SPARQL is weird…
It really is. The following query is the only way I found to exclude folders when looking for files:
select ?r where {
?r a nfo:FileDataObject .
OPTIONAL { ?r2 a nfo:Folder . FILTER(?r = ?r2) . } .
FILTER( !BOUND(?r2) ) .
}
Now to me this looks really weird. And maybe I am simply not seeing the wood for all the trees…




Yes, this syntax is very inconvenient but the SPARQL WG is working on a simpler one, see http://www.w3.org/TR/2009/WD-sparql-features-20090702/#Negation and http://www.w3.org/TR/2009/WD-sparql11-query-20091022/#negation
No, you are seeing it right. The lack of any convenient way to do negation is one of the most commonly asked for features in SPARQL. To that end, the 2nd SPARQL Working Group is currently working on standardizing a more straightforward way of asking queries like this. The exact syntax is still very much up in the air, but your query above will probably look something like:
select ?r where {
?r a nfo:FileDataObject .
NOT { ?r a nfo:Folder }
}
Lee
yeah, that would be nice. Sadly it seems that Virtuoso does not implement negation yet. Well, I suppose it will soon…
Yup. That’s look like what I ended up with for some media-related queries I’m doing for Bangarang. I don’t feel like a complete idiot now. :-)
Shouldn’t it be FILTER(?r == ?r2) ??
Yes, of course. thanks. For some reason copy and paste does not work in firefox anymore here.
Re negation using Virtuoso SPARQL extensions see: http://stackoverflow.com/questions/1615472/sparql-negation-all-foafagents-which-arent-foafpersons/1618158
I see. Does bif:exists have a better performance than the “classical” SPARQL 1.0 approach? Because otherwise there is no real advantage in changing the query as using bif:exists is rather complex, too.

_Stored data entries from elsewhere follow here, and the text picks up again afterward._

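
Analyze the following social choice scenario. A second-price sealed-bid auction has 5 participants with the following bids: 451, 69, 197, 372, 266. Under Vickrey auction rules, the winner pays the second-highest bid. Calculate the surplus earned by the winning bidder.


Step 1: Sort bids in descending order: 451, 372, 266, 197, 69
Step 2: The winning bid is the highest: 451
Step 3: The payment equals the second-highest bid: 372
Step 4: Surplus = winner's bid - payment = 451 - 372 = 79

79


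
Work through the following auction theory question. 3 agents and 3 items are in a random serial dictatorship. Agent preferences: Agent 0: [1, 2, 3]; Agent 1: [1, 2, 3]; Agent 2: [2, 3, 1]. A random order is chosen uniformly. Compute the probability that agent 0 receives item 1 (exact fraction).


Step 1: Agent 0 wants item 1
Step 2: There are 6 possible orderings of agents
Step 3: In 3 orderings, agent 0 gets item 1
Step 4: Probability = 3/6 = 1/2

1/2


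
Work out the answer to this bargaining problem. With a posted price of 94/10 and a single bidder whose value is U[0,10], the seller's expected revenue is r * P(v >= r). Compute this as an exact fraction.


Step 1: Posted price r = 47/5, value support [0,10]
Step 2: P(v >= r) = (10 - 47/5)/10 = 3/50
Step 3: Expected revenue = r * P(v >= r) = 47/5 * 3/50
Step 4: Revenue = 141/250

141/250


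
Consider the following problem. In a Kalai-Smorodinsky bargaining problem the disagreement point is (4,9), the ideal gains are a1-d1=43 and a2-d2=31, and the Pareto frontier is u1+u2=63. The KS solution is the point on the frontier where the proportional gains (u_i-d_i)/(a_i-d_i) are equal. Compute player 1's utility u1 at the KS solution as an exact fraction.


Step 1: At the KS point, (u1-d1)/r1 = (u2-d2)/r2 = t and u1+u2 = 63
Step 2: u1 = d1 + r1*t and u2 = d2 + r2*t, so (d1 + r1*t) + (d2 + r2*t) = 63
Step 3: t = (63 - 4 - 9)/(43 + 31) = 50/74 = 25/37
Step 4: u1 = d1 + r1*t = 4 + 43 * 25/37 = 1223/37
Step 5: (Check: u2 = d2 + r2*t = 1108/37; u1+u2 = 1223/37 + 1108/37 = 63, on the frontier.)

1223/37


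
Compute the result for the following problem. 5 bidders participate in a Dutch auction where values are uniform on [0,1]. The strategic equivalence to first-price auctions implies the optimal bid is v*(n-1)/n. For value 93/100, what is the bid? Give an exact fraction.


Step 1: Dutch auctions are strategically equivalent to first-price auctions
Step 2: The equilibrium bid is b(v) = v*(n-1)/n
Step 3: b = 93/100 * 4/5
Step 4: b = 93/125

93/125


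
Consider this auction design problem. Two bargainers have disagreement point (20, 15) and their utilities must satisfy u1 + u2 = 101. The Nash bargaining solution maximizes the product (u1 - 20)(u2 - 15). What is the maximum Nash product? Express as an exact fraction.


Step 1: The Nash solution splits surplus symmetrically above the disagreement point
Step 2: u1 = (total + d1 - d2)/2 = (101 + 20 - 15)/2 = 53
Step 3: u2 = (total - d1 + d2)/2 = (101 - 20 + 15)/2 = 48
Step 4: Nash product = (53 - 20) * (48 - 15)
Step 5: = 33 * 33 = 1089

1089


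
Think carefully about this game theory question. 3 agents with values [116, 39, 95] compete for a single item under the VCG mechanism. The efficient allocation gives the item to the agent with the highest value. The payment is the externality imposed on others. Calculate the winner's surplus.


Step 1: The winner is the agent with the highest value: agent 0 with value 116
Step 2: Values of other agents: [39, 95]
Step 3: VCG payment = max of others' values = 95
Step 4: Surplus = 116 - 95 = 21

21


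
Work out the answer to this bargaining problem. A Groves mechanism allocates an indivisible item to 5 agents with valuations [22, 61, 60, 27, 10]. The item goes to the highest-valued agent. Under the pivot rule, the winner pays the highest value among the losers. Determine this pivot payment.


Step 1: The efficient winner is agent 1 with value 61
Step 2: Other agents' values: [22, 60, 27, 10]
Step 3: Pivot payment = max(others) = 60
Step 4: The winner pays 60

60


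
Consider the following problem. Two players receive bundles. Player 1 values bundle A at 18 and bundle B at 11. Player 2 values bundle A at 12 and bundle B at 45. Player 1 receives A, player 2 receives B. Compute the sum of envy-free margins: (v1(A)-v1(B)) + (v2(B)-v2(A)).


Step 1: Player 1's margin = v1(A) - v1(B) = 18 - 11 = 7
Step 2: Player 2's margin = v2(B) - v2(A) = 45 - 12 = 33
Step 3: Total margin = 7 + 33 = 40

40


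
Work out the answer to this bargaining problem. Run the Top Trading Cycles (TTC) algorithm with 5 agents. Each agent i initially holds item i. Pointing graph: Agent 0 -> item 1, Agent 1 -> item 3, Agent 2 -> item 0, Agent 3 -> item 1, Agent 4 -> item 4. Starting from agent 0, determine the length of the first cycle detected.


Step 1: Trace the pointer graph from agent 0: 0 -> 1 -> 3 -> 1
Step 2: A cycle is detected when we revisit agent 1
Step 3: The cycle is: 1 -> 3 -> 1
Step 4: Cycle length = 2

2


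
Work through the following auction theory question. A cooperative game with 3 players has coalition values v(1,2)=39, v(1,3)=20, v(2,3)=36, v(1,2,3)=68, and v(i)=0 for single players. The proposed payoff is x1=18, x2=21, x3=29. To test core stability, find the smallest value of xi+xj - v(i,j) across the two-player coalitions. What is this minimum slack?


Step 1: Slack for coalition (1,2): x1+x2 - v12 = 39 - 39 = 0
Step 2: Slack for coalition (1,3): x1+x3 - v13 = 47 - 20 = 27
Step 3: Slack for coalition (2,3): x2+x3 - v23 = 50 - 36 = 14
Step 4: Minimum slack = min(0, 27, 14) = 0, attained by (1,2); no pair can gain by deviating, so the allocation is in the core

0


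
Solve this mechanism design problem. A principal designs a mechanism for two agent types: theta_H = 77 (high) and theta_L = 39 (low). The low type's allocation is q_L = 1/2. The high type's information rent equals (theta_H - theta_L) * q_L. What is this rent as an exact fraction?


Step 1: theta_H - theta_L = 77 - 39 = 38
Step 2: Information rent = (theta_H - theta_L) * q_L
Step 3: = 38 * 1/2
Step 4: = 19

19


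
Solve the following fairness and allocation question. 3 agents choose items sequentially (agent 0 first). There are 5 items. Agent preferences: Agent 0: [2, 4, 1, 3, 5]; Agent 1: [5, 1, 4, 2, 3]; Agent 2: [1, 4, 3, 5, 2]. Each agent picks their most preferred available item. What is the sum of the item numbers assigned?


Step 1: Agent 0 picks item 2
Step 2: Agent 1 picks item 5
Step 3: Agent 2 picks item 1
Step 4: Sum = 2 + 5 + 1 = 8

8


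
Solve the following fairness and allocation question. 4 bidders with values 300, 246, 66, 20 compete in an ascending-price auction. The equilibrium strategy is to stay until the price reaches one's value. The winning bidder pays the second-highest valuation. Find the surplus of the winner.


Step 1: Identify the highest value: 300
Step 2: Identify the second-highest value: 246
Step 3: The final price = second-highest value = 246
Step 4: Surplus = 300 - 246 = 54

54


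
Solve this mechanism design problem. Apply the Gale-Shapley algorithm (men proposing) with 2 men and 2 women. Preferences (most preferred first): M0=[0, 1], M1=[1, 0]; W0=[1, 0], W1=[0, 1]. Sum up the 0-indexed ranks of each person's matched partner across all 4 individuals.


Step 1: Run Gale-Shapley (men propose, women hold best offer):
  M0 proposes to W0; she accepts
  M1 proposes to W1; she accepts
Step 2: Final matching: W0-M0, W1-M1
Step 3: 0-indexed ranks (man's rank of his match, then woman's): 0 + 1 + 0 + 1
Step 4: Total rank sum = 2

2


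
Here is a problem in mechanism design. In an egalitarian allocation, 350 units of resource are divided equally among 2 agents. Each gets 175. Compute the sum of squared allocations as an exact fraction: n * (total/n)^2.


Step 1: Each agent's share = 350/2 = 175
Step 2: Square of each share = (175)^2 = 30625
Step 3: Sum of squares = 2 * 30625 = 61250

61250


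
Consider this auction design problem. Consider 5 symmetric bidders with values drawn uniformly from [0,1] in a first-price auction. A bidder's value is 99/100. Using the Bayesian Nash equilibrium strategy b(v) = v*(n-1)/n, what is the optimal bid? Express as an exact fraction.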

bif:exists() may be faster than OPTIONAL… FILTER() or may be slower. When the query is simple enough the optimizer will find full set of possible execution plans for any of these notations and these sets will be identical, so the best plan found will be the same for both variants. When the query is complicated enough (and number of execution plans grow exponentially), the compiler will evaluate some subset of whole set of plans starting from different points (left outer join in case of OPTIONAL…FILTER() and “straightforward” subselect for bif:exists()). Substs will usually intersect and at least some execution plains in the intersection are usually very good, but some plans outside the intersection might be just perfect, so the notation works as a “fine tuning” for the optimizer.
With usual settings, “query is complicated enough” means “one page long” for SPARQL on RDF data or “half page long” for sophisticated SPARQL-BI on RDF Views.